Everything that people need to know about me I put on my site (that's
http://www.transformedplanet.com, for those that don't know).
Although I use several of the things you mention, if I can't integrate
it with my site somehow, I don't use it.  So my site aggregates
selected del.icio.us links, Flickr photos, some Amazon stuff, and my
(sorely in need of updating) ITToolbox blog.
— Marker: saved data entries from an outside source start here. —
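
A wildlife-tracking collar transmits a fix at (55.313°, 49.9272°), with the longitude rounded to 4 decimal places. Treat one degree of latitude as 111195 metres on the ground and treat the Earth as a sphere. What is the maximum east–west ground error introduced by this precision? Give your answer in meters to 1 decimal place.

Rounding to 4 decimal places leaves the longitude within ±5e-05° of the true value.
One degree of longitude at 55.313° is 111195 × cos 55.313° ≈ 111195 × 0.5691 = 63280.3 m.
Maximum E–W displacement: 5e-05 × 63280.3 = 3.16401 m.

3.2 meters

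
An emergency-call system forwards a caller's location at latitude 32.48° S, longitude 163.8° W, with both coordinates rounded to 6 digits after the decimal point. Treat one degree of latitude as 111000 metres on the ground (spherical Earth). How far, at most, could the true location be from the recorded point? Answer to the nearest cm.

Rounding to 6 decimal places leaves each coordinate within ±5e-07° of the true value.
N–S: 5e-07° × 111000 m/° = 0.0555 m.
Longitude error → 5e-07 × 111000 × cos 32.48° = 5e-07 × 111000 × 0.8436 ≈ 0.0468186 m.
Worst case both components are at the extreme and orthogonal: √(0.0555² + 0.0468186²) ≈ 0.0726102 m.
That is 0.0726102 m = 7.261 cm.

7 cm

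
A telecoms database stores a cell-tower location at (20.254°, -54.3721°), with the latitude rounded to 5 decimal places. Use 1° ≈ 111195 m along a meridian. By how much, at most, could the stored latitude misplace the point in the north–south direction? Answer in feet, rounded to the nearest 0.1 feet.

1.8 feet

Rounding to 5 decimal places leaves the latitude within ±5e-06° of the true value.
Along the meridian that is 5e-06° × 111195 m/° = 0.555975 m.
Converting: 0.555975 m × 3.2808 ft/m ≈ 1.8241 ft.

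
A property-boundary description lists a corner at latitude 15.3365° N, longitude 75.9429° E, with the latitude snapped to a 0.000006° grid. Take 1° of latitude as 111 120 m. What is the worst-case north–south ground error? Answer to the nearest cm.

With a 0.000006° grid the true value lies within half a step, ±0.000006°/2 = ±3e-06°, of the stored one.
So the N–S error is at most 3e-06 × 111120 = 0.33336 m.
That is 0.33336 m = 33.336 cm.

33 cm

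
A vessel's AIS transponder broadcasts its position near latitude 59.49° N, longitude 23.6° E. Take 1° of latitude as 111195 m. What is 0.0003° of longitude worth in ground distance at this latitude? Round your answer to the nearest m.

One degree of longitude here spans 111195 × cos 59.49° = 111195 × 0.5077 ≈ 56452.4 m; 0.0003° of that is 16.9357 m.

17 m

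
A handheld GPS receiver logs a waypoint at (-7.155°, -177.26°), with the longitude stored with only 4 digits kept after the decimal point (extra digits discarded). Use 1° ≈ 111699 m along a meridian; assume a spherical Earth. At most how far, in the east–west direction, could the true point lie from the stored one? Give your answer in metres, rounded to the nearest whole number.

Truncating at 4 decimal places can drop up to a full unit in the last place, so the longitude may be off by as much as 0.0001°.
At latitude 7.155° a degree of longitude spans 111699 m × cos 7.155° = 111699 × 0.9922 ≈ 110829 m.
So at most 0.0001° × 110829 ≈ 11.0829 m east–west.

11 metres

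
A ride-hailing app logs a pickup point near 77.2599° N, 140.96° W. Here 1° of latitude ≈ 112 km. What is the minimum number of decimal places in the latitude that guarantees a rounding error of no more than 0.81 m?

5 decimal places

One degree of latitude covers 112000 m.
N decimal places → at most half a unit in the last place, 0.5 × 10⁻ᴺ° = 112000/2 × 10⁻ᴺ m.
Need 0.5 × 112000 × 10⁻ᴺ ≤ 0.81 → 10⁻ᴺ ≤ 1.446e-05, so N ≥ 4.84.
N = 4 would give 5.6 m (too coarse); N = 5 gives 0.56 m ≤ 0.81 m.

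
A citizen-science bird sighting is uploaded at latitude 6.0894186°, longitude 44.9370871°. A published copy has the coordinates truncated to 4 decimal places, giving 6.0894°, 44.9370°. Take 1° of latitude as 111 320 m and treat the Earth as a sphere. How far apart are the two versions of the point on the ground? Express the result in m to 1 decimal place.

9.9 m

Δlat = 6.0894186 − 6.0894 = +0.0000186°; Δlon = 44.9370871 − 44.9370 = +0.0000871°.
N–S: 0.0000186° × 111320 m/° = 2.07055 m.
E–W at 6.0894°: 0.0000871° × 111320 × cos 6.0894° = 0.0000871 × 111320 × 0.9944 ≈ 9.64126 m.
Distance: √(2.07055² + 9.64126²) ≈ 9.86109 m.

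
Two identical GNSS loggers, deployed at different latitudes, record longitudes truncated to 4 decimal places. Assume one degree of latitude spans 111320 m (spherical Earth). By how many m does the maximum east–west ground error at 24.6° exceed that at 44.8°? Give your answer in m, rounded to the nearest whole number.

Truncating at 4 decimal places can drop up to a full unit in the last place, so the longitude may be off by as much as 0.0001°.
Error at 24.6° = 0.0001° × 111320 × cos 24.6° ≈ 11.132 × 0.9092 = 10.122 m.
At 44.8°: 0.0001° × 111320 × cos 44.8° = 0.0001 × 111320 × 0.7096 ≈ 7.8989 m.
So the lower-latitude error exceeds the higher by 10.122 − 7.8989 = 2.2227 m.

2 m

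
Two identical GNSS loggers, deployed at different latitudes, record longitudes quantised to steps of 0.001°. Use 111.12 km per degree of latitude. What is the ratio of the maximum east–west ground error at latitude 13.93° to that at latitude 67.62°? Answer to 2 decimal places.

With a 0.001° grid the true value lies within half a step, ±0.001°/2 = ±0.0005°, of the stored one.
At 13.93°: 0.0005° × 111120 × cos 13.93° = 0.0005 × 111120 × 0.9706 ≈ 53.926 m.
Error at 67.62° = 0.0005° × 111120 × cos 67.62° ≈ 55.56 × 0.3807 = 21.154 m.
Ratio: 53.926 / 21.154 = cos 13.93° / cos 67.62° ≈ 2.5492.

2.55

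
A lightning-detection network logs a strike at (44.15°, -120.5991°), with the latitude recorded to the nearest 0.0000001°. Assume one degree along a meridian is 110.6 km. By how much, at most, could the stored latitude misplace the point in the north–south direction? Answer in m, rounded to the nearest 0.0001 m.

0.0055 m

Rounding to 7 decimal places leaves the latitude within ±5e-08° of the true value.
Along the meridian that is 5e-08° × 110600 m/° = 0.00553 m.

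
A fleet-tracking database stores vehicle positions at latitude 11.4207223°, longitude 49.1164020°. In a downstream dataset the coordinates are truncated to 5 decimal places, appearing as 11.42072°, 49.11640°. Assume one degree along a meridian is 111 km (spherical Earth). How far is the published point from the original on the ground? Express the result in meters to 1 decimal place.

Δlat = 11.4207223 − 11.42072 = +0.0000023°; Δlon = 49.1164020 − 49.11640 = +0.0000020°.
North–south shift: 0.0000023 × 111000 = 0.2553 m.
East–west at this latitude: 0.0000020° × 111000 × cos 11.4207° ≈ 0.0000020 × 108802 = 0.217604 m.
Combined displacement = (0.2553² + 0.217604²)^½ ≈ 0.335455 m.

0.3 meters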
Oh, and Twitter?  It's cool tech, but nobody needs to know what I'm
doing minute by minute.

In truth, though I do Perl stuff everyday, Perl is being left behind
in a couple of critical areas I'm interested in.  Ruby on Rails is the
cutting edge web development framework now, and the mobile scripting
language of choice for non-iPhones is Python.  I'm sure Perl will
always be around as a part of Unix, and will continue to be a valuable
database access and "back-end" style language; I don't think it's
dying per se.  But people aren't interested in it anymore.  I used to
think people were waiting for Parrot and Perl 6, but now I think they
got tired of waiting and found other tools to do their work.
Increasingly, I'm thinking I'm going to have to do the same thing.